1943, Ernst Lubitsch, United States

Repeat Viewing, DVD

Heaven Can Wait is the first film Ernst Lubitsch made in color. Released in 1943 it is perhaps his last great film. Heaven Can Wait is unusual of the quintessential Lubitsch films of the early 1930s, late 1920s in that it was made under studio and production code rules. It is a unique film both of its time and of Lubitsch, yet his trademark “Lubitsch touch” fully emerges and ultimately this becomes one of his defining masterworks. Made with such a light and simplistic touch, Heaven Can Wait is a film full of expressive details, witty humor, and undercurrent depth. Telling the story of a ladies man (played by Don Ameche), who ponders upon his life with the devil in the afterlife. Heaven Can Wait is a film about death, and is a reflection of society, life, and love and family, yet above all is a celebration of spirituality and of humanity in all of its flaws, its grace, and its beauty. Using colors and set designs, as well as period details expressively Heaven Can Wait is gorgeously shot with the look and feel of a dream. Don Ameche seems just right in here as the spoiled disobedient ladies man who is often acting younger then his age and is always under the control of a woman (even if he appears to be the smooth-talking Casanova).
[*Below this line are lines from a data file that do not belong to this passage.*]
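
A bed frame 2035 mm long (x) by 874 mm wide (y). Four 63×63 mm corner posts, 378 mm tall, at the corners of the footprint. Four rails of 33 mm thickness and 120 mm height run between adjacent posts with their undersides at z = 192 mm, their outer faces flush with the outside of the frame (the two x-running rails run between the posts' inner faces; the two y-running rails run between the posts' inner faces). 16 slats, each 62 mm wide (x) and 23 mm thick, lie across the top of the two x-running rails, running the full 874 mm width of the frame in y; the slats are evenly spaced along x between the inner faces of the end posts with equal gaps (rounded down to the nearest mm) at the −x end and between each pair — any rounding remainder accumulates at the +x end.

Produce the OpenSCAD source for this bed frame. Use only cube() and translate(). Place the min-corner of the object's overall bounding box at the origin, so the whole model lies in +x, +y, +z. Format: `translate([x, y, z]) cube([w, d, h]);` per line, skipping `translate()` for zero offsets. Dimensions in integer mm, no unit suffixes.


// slat z = rail_z + rail_h = 192 + 120 = 312
// slat gap = ⌊(1909 − 16·62) / 17⌋ = 53
cube([63, 63, 378]);
translate([0, 811, 0]) cube([63, 63, 378]);
translate([1972, 0, 0]) cube([63, 63, 378]);
translate([1972, 811, 0]) cube([63, 63, 378]);
translate([63, 0, 192]) cube([1909, 33, 120]);
translate([63, 841, 192]) cube([1909, 33, 120]);
translate([0, 63, 192]) cube([33, 748, 120]);
translate([2002, 63, 192]) cube([33, 748, 120]);
translate([116, 0, 312]) cube([62, 874, 23]);
translate([231, 0, 312]) cube([62, 874, 23]);
translate([346, 0, 312]) cube([62, 874, 23]);
translate([461, 0, 312]) cube([62, 874, 23]);
translate([576, 0, 312]) cube([62, 874, 23]);
translate([691, 0, 312]) cube([62, 874, 23]);
translate([806, 0, 312]) cube([62, 874, 23]);
translate([921, 0, 312]) cube([62, 874, 23]);
translate([1036, 0, 312]) cube([62, 874, 23]);
translate([1151, 0, 312]) cube([62, 874, 23]);
translate([1266, 0, 312]) cube([62, 874, 23]);
translate([1381, 0, 312]) cube([62, 874, 23]);
translate([1496, 0, 312]) cube([62, 874, 23]);
translate([1611, 0, 312]) cube([62, 874, 23]);
translate([1726, 0, 312]) cube([62, 874, 23]);
translate([1841, 0, 312]) cube([62, 874, 23]);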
Gene Tierney plays his beautiful (that always goes without saying with her!) wife who has a far better grasp of the world. The supporting roles are just as fitting and memorable (by Charles Coburn, Marjorie Main, Spring Byington, Signe Hasso, Allyn Joslyn, Eugene Pallette, and Laird Cregar as the devil). Heaven Can Wait is a film ahead of its time by an influential filmmaker who was ahead of his time. The depth of his vision is not easy to fully grasp as lightly and playfully as the tone of his films would suggest. Heaven Can Wait may not be the very greatest and most quintessential Lubitsch achievement, but somehow it is one of his most perfect and essential films. Elegant, witty, funny, charming, romance and equally light and dark, Heaven Can Wait is a beautiful film.